The safe-haven dollar edged down on Thursday on increasing risk appetite with traders looking ahead to speeches from key Federal Reserve policymakers and economic data later in the day for clues on the pace of interest rate cuts.
Meanwhile, the Swiss franc rose after the Swiss National Bank cut interest rates by 25 basis points. Future markets and some analysts expected a bigger cut of 50 bps after the Federal Reserve made such a move last week.
European and Asian stocks extended a China-led rally, fuelled by optimism over the country’s aggressive stimulus package and news that more support could be in the works.
The dollar rebounded sharply overnight from its lowest levels in over 14 months. It tumbled on Tuesday after data showed that U.S. consumer confidence dropped by the most in three years in September amid mounting fears over the labour market, increasing market bets on Fed rate cuts.
“Beijing has juiced the markets during what was otherwise a typically quiet day ahead of U.S. data,” Matt Simpson, senior market analyst at City Index, suggesting the risk-on sentiment could be extended in Europe.
The dollar index, which measures the currency against the euro, sterling, yen and three other major peers, was flat at 100.95, following a 0.57% jump on Wednesday, its biggest one-day gain since June 7.
“Our view is that the Fed will lower rates at a faster pace than its peers. This will continue to chip away at the U.S. dollar’s yield advantage, a key support for the currency over the past two years,” said Mark Haefele, chief investment officer at UBS Global Wealth Management.
The Swiss franc rose 0.14% versus the dollar to 0.8492, after the SNB decision and was up 0.11% at 0.9457 versus the euro.
Markets had priced in a 55% probability of a 25 basis point cut before the announcement.
SNB Chairman Thomas Jordan said the central bank was ready to cut interest rates again and recently acknowledged difficulties that the recent rise in the franc has created for exporters.
Later on Thursday, Fed Chair Jerome Powell is scheduled to give pre-recorded remarks at a conference in New York, where New York Fed President John Williams will also speak. Boston Fed President Susan Collins and Fed Governors Michelle Bowman and Lisa Cook take to the podium at various other venues as well.

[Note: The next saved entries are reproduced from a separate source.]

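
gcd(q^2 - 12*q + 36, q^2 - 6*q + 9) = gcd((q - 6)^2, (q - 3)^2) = 1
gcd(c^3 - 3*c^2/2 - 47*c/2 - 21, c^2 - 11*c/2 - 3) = c - 6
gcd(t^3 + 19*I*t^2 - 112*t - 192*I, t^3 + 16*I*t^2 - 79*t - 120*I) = t^2 + 11*I*t - 24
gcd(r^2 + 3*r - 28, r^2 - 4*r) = r - 4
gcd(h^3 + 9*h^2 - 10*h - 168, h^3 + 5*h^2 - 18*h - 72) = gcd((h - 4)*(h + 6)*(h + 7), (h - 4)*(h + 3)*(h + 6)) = h^2 + 2*h - 24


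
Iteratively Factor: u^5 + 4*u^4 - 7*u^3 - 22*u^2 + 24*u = (u + 3)*(u^4 + u^3 - 10*u^2 + 8*u) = u*(u + 3)*(u^3 + u^2 - 10*u + 8) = u*(u + 3)*(u + 4)*(u^2 - 3*u + 2) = u*(u - 1)*(u + 3)*(u + 4)*(u - 2)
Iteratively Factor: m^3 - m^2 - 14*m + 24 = (m - 3)*(m^2 + 2*m - 8) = (m - 3)*(m - 2)*(m + 4)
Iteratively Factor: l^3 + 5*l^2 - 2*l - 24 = (l + 3)*(l^2 + 2*l - 8) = (l + 3)*(l + 4)*(l - 2)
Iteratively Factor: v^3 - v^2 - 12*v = (v + 3)*(v^2 - 4*v) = v*(v + 3)*(v - 4)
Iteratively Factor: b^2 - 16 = (b - 4)*(b + 4)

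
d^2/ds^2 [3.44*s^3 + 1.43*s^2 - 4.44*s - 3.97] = 20.64*s + 2.86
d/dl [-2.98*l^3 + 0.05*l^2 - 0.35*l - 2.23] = -8.94*l^2 + 0.1*l - 0.35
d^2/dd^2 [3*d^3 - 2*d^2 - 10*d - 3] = 18*d - 4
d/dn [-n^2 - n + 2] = -2*n - 1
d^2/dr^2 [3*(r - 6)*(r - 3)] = 6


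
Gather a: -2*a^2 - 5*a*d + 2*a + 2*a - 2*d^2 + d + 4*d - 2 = -2*a^2 + a*(4 - 5*d) - 2*d^2 + 5*d - 2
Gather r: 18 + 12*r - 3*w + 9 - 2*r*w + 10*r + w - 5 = r*(22 - 2*w) - 2*w + 22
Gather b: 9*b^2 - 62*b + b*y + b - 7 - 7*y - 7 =9*b^2 + b*(y - 61) - 7*y - 14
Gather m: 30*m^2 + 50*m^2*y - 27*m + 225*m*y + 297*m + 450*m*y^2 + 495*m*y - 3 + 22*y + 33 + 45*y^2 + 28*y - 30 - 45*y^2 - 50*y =m^2*(50*y + 30) + m*(450*y^2 + 720*y + 270)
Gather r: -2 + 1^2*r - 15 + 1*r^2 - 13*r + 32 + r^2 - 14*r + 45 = 2*r^2 - 26*r + 60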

Weekly U.S. jobless claims data will also be closely scrutinised, given the Fed’s shift in focus to employment over inflation.
The euro added 0.1% to $1.1142, after pulling back sharply from $1.1214, a high not seen since July last year.
Analysts flagged that the euro has performed well against the dollar this week despite weak German economic data and concerns surrounding the French budget.
After the stimulus plan, a better outlook for Chinese demand probably fed back into expectations for the economies of Germany and, more broadly, Europe. The yen hit a three-week low of 145.04 per dollar.
Minutes from the Bank of Japan’s July meeting, when the central bank raised short-term interest rates, showed policymakers were divided on how quickly the central bank should raise rates further.
Investors were also closely watching political developments as the Liberal Democratic Party will choose a new leader on Friday, with the winner due to take over as prime minister due to the party’s majority in parliament.
A win for Sanae Takaichi would have the biggest impact on the yen’s performance as she favours maintaining a loose BoJ policy and a weaker yen.
MUFG estimated a probability of 20% for Sanae Takaichi to win and of 45% for Shinjiro Koizumi, adding that it was unlikely that one candidate would secure a majority in the first round of voting.
The Australian dollar added 0.59% to $0.6863, finding its feet after Wednesday’s sharp retreat from a 19-month peak of $0.6908.
The Chinese yuan edged higher to 7.0149 per dollar in offshore trading after it pulled back on Wednesday from its highest since May of last year at 6.9952.